The Defense Department is proposing legislation to impose new constraints on government contractors’ ability to protest federal agencies’ award decisions, including by rolling back their rights to file bid protests in federal court.
Currently, companies who believe an agency mishandled a contract award have two independent forums to file protests: the Government Accountability Office and the U.S. Court of Federal Claims (COFC). But some firms opt to take their cases to both.
If, for example, GAO denies or dismisses their protest, they still have the right to file a new claim at the COFC.
DoD’s proposal would essentially eliminate that option by requiring contractors to bring cases to COFC within 10 days of the agency’s award decision: the same deadline used by GAO. Since GAO has up to 100 days to sustain or deny a protest, a company could not wait and use the court as a backstop if it loses its case at GAO.
The Pentagon said the legislation is meant to reduce the number of instances in which procurements are held up by multiple protests. It argued that companies should be forced to pick either GAO or the court to handle their protest – but not both.
“The amount of time that could be consumed by protests would be reduced, scarce agency procurement resources would be conserved by ensuring that two separate trial-level forums do not adjudicate the same bid protest, and protesters would be assured of accountability and transparency no matter which forum they elected,” Defense officials wrote in their formal proposal to Congress. “This reform would largely eliminate an unintended ‘forum shopping’ practice that has arisen under the existing bid protest system, and would materially contribute to the expeditious yet fair resolution of bid protests.”
As a case study in what it believes is wrong with the current system, the department pointed to a 2006 case involving program management services for the military’s health system that was bogged down in protests for nearly three years.
A losing bidder, Axiom Resource Management, filed three successive GAO protests alleging conflicts of interest on the part of the winner, Lockheed Martin. GAO did not resolve the issue to its satisfaction, so in 2008, Axiom took the same allegations to the Court of Federal Claims, which took its side and overturned the award. But a federal appeals court overruled the COFC a year later.
“At the conclusion of the litigation, the parties found themselves in the same position they held when the GAO issued its decision on the merits of the protests; the agency’s actions were ultimately upheld,” DoD wrote. “By establishment of parallel timelines at GAO and COFC, the statutory requirement for expeditious resolution of protests is maintained, without sacrificing accountability.”
However, independent studies and GAO’s own annual data on bid protests suggest that the Axiom case is an exception, not the rule, and that as a general matter, protests are not an overwhelming burden on the Defense procurement system.
GAO’s most recent annual report showed the office received just 2,500 protests in the past year, and dismissed all but 509, about 20 percent, of those because they lacked merit.
A RAND Corporation study released earlier this year found that bid protests are “exceedingly uncommon.” Only 0.6 percent of DoD’s contracts are ever protested at all, and only 0.025 percent of them ever wind up before the COFC.

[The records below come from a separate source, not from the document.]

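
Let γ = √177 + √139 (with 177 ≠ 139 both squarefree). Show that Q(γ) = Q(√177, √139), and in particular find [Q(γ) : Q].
[Q(γ) : Q] = 4 (equivalently, Q(γ) = Q(√177, √139))

Obviously Q(γ) ⊆ Q(√177, √139), and [Q(√177, √139):Q] = 4 (since 177, 139 are distinct squarefree integers > 1 with 24603 not a perfect square). To show equality we compute the minimal polynomial of γ. From γ = √177 + √139: γ^2 = 177 + 2√(24603) + 139 = 316 + 2√(24603), so γ^2 - 316 = 2√(24603); squaring, (γ^2 - 316)^2 = 4·24603, i.e. γ^4 - 632γ^2 + 99856 - 98412 = 0, i.e. γ^4 - 632γ^2 + 1444 = 0. So γ is a root of x^4 - 632x^2 + 1444. This polynomial is irreducible over Q: it has no rational root (each ±√177 ± √139 is irrational), and any factorization into two quadratics over Q would force √(24603) ∈ Q (pairing opposite roots) or √177, √139 ∈ Q (other pairings), all impossible. Hence [Q(γ):Q] = 4 = [Q(√177, √139):Q], so Q(γ) = Q(√177, √139).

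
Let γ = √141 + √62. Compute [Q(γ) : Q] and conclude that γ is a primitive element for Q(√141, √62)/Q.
[Q(γ) : Q] = 4 (equivalently, Q(γ) = Q(√141, √62))

Obviously Q(γ) ⊆ Q(√141, √62), and [Q(√141, √62):Q] = 4 (since 141, 62 are distinct squarefree integers > 1 with 8742 not a perfect square). To show equality we compute the minimal polynomial of γ. From γ = √141 + √62: γ^2 = 141 + 2√(8742) + 62 = 203 + 2√(8742), so γ^2 - 203 = 2√(8742); squaring, (γ^2 - 203)^2 = 4·8742, i.e. γ^4 - 406γ^2 + 41209 - 34968 = 0, i.e. γ^4 - 406γ^2 + 6241 = 0. So γ is a root of x^4 - 406x^2 + 6241. This polynomial is irreducible over Q: it has no rational root (each ±√141 ± √62 is irrational), and any factorization into two quadratics over Q would force √(8742) ∈ Q (pairing opposite roots) or √141, √62 ∈ Q (other pairings), all impossible. Hence [Q(γ):Q] = 4 = [Q(√141, √62):Q], so Q(γ) = Q(√141, √62).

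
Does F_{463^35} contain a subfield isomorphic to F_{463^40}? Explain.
No: F_{463^40} is not a subfield of F_{463^35}

F_{p^m} embeds in F_{p^n} iff m | n. Here 40 ∤ 35 (since 35 = 0·40 + 35 with remainder 35 ≠ 0), so F_{463^40} is not a subfield of F_{463^35}. Equivalently: if it were, the tower law would give 40 = [F_{463^40}:F_463] dividing [F_{463^35}:F_463] = 35, contradiction.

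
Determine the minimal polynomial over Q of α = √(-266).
m_α(x) = x^2 + 266

α satisfies α^2 + 266 = 0, so x^2 + 266 annihilates α. Since d = -266 is squarefree and ≠ 1, it is not a perfect square in Q, so x^2 + 266 has no rational root and is therefore irreducible over Q (a degree-2 polynomial over a field is irreducible iff it has no root). Hence m_α(x) = x^2 + 266.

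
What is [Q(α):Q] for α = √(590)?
[Q(α):Q] = 2

[Q(α):Q] equals the degree of the minimal polynomial of α. Here α^2 = 590 and x^2 - 590 is irreducible (d = 590 is squarefree, ≠ 1, hence not a square), so deg(m_α) = 2. Thus [Q(α):Q] = 2.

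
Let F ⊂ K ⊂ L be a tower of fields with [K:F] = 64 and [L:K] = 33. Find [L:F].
[L:F] = 2112

The tower law says that for any tower of field extensions F ⊂ K ⊂ L with finite degrees, [L:F] = [L:K] · [K:F]. Here this gives [L:F] = 33 · 64 = 2112.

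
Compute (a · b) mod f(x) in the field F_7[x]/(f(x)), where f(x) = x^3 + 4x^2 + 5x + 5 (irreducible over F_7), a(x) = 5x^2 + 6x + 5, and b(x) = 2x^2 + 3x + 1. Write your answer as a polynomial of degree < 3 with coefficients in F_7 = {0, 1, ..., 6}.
a · b ≡ x (mod f(x))

Multiply in F_7[x]: a(x)·b(x) = (5x^2 + 6x + 5)·(2x^2 + 3x + 1) = 3x^4 + 6x^3 + 5x^2 + 5. This has degree ≥ 3, so divide by f(x) over F_7: 3x^4 + 6x^3 + 5x^2 + 5 = (3x + 1)·(x^3 + 4x^2 + 5x + 5) + (x). Hence a·b ≡ x (mod f). (F_7[x]/(f) is a field with 7^3 = 343 elements since f is irreducible of degree 3.)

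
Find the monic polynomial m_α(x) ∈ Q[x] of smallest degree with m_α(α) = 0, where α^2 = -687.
m_α(x) = x^2 + 687

α satisfies α^2 + 687 = 0, so x^2 + 687 annihilates α. Since d = -687 is squarefree and ≠ 1, it is not a perfect square in Q, so x^2 + 687 has no rational root and is therefore irreducible over Q (a degree-2 polynomial over a field is irreducible iff it has no root). Hence m_α(x) = x^2 + 687.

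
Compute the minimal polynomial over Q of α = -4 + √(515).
m_α(x) = x^2 + 8x - 499

From α + 4 = √(515), squaring gives (α + 4)^2 = 515, i.e. α^2 + 8α + 16 = 515, so α^2 + 8α - 499 = 0. The discriminant of x^2 + 8x - 499 is (8)^2 - 4·(-499) = 64 + 1996 = 2060, and 4·(515) is not a perfect square in Q since 515 is squarefree and ≠ 1. Hence x^2 + 8x - 499 is irreducible over Q and is the minimal polynomial of α.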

However, the same report found that contractors do seem to be using the court as a place to appeal GAO decisions they disagree with. For the entire period between 2008 and 2017, the court decided only 475 cases. But in recent years, roughly 70 percent of those had already been handled by GAO.
“The recent level is similar to the anecdotal value we heard from one agency about the number of cases at COFC with a prior history at GAO,” the RAND authors wrote. “The increase with time could suggest that companies may be more willing to protest at COFC if they lose at GAO – possibly linked to declining procurement funding. It could also reflect dissatisfaction with corrective action.”